I don't like military tribunals for the same reason Justice Rutledge didn't, and I find his words to be particularly persuasive. Among the lessons of 9/11 are that isolationism is impossible on a planet only 26,000 miles in circumference, and that a part (not the whole) of the best longterm defense we have against future such attacks is to work to propagate our values everywhere, reaching minds that to date have only been touched by fundamentalist schools preaching violence. As a small part of this effort, the trials of the defendants should serve as a world-wide object lesson in American democracy. This lesson is also of great value for Americans, as an opportunity to review, to reconnect with, the fundamentals of the system which we are defending. I can't imagine anything which sets a better example, both internally and externally, than to conduct business as usual, and a fair trial is part of our business as usual.

On a related topic, this would be a good time for President Bush to reverse course on the international criminal court, which is viewed by most of the world, America aside, as a much fairer forum for war crimes trials than any national court. Our use of military tribunals, compared with our official detestation of a forum which we fear might one day bring Americans to trial under the international laws of war, creates a terrible double standard which undercuts the president's assertions that we are trying to do justice. Military tribunals, at their worst, are really just the shooting of prisoners of war, with a little extra paperwork as cover. Subjecting the Al Quaeda members to military tribunals elides the differences between ourselves and them.

Use of military tribunals is also an insult to the people of the United States, many of whom are certainly willing (as I would be myself) to serve on any jury trying an Al Quada member with full procedural safeguards. We haven't asked to be protected against the possible consequences of serving on such a jury, nor have we asked to be kept ignorant of what actually happens in a military tribunal. The president, spurred on by John Ashcroft, who is a very bad attorney general, simply and definitively chose the wrong road. Justice Rutledge's shocked summary of all of the violations of due process in the Yamashita case explains why.
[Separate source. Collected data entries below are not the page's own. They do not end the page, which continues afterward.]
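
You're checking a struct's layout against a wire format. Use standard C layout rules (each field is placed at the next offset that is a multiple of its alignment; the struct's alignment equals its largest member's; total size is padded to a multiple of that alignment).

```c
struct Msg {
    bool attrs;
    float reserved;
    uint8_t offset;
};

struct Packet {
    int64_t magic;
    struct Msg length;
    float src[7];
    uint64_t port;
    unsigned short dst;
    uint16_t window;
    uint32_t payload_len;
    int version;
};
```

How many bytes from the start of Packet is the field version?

Msg: @0: attrs [1B, align 1] → 1; +3 pad (align 4); @4: reserved [4B, align 4] → 8; @8: offset [1B, align 1] → 9; +3 tail pad (align 4); size 12, align 4
@0: magic [8B, align 8] → 8
@8: length [12B, align 4] → 20
@20: src [28B, align 4] → 48
@48: port [8B, align 8] → 56
@56: dst [2B, align 2] → 58
@58: window [2B, align 2] → 60
@60: payload_len [4B, align 4] → 64
@64: version [4B, align 4] → 68

64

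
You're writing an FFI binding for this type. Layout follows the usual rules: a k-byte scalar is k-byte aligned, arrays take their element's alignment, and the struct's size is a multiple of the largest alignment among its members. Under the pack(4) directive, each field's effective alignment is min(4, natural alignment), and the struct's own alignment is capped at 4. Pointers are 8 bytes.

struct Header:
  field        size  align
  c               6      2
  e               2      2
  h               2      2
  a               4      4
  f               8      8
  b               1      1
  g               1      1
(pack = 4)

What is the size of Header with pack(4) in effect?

0..6  c  (6B, 2-aligned)
6..8  e  (2B, 2-aligned)
8..10  h  (2B, 2-aligned)
10..12  -- padding (2B)
12..16  a  (4B, 4-aligned)
16..24  f  (8B, 4-aligned)
24..25  b  (1B, 1-aligned)
25..26  g  (1B, 1-aligned)
26..28  -- tail padding (2B)
sizeof = 28, alignof = 4

28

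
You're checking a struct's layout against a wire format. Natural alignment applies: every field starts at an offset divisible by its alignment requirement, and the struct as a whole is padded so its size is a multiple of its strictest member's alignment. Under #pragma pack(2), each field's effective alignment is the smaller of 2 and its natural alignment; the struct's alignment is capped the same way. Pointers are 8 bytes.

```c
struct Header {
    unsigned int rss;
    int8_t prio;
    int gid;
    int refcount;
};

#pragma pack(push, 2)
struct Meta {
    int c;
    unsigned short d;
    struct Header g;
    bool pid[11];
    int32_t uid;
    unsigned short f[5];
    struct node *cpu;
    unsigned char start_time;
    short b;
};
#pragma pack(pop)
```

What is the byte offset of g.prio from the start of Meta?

Header: @0: rss [4B, align 4] → 4; @4: prio [1B, align 1] → 5; +3 pad (align 4); @8: gid [4B, align 4] → 12; @12: refcount [4B, align 4] → 16; size 16, align 4
@0: c [4B, align 2] → 4
@4: d [2B, align 2] → 6
@6: g [16B, align 2] → 22
within Header: prio at 4
6 + 4 = 10

10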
I was pleased to hear yesterday that Spain will refuse to extradite some Al Quaeda members it has arrested unless we renounce the use of military tribunals to try them. This is a good opportunity for Europe to exercise the moral leadership and pressure it has already demonstration on death penalty issues.
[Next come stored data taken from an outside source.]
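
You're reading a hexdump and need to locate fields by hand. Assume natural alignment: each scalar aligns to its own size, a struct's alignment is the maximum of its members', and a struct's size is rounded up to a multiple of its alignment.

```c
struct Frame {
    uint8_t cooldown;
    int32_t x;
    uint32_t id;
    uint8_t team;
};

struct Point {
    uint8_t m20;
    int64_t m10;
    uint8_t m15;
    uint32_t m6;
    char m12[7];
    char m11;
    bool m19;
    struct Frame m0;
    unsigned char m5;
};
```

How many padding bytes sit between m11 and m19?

0

Frame: 0..1  cooldown  (1B, 1-aligned); 1..4  -- padding (3B); 4..8  x  (4B, 4-aligned); 8..12  id  (4B, 4-aligned); 12..13  team  (1B, 1-aligned); 13..16  -- tail padding (3B); sizeof = 16, alignof = 4
0..1  m20  (1B, 1-aligned)
1..8  -- padding (7B)
8..16  m10  (8B, 8-aligned)
16..17  m15  (1B, 1-aligned)
17..20  -- padding (3B)
20..24  m6  (4B, 4-aligned)
24..31  m12  (7B, 1-aligned)
31..32  m11  (1B, 1-aligned)
32..33  m19  (1B, 1-aligned)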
To finish on a personal note, I am an American; I was at the World Trade Center when the attack occurred; I have lived, minute by minute, through the aftermath. And I want the defendants tried, in our federal courts, here in New York City, publicly and with all the rights and safeguards guaranteed them by the Constitution. That is the only end to the story which makes any sense to me. Everything else is a fraud, a theft of an ending.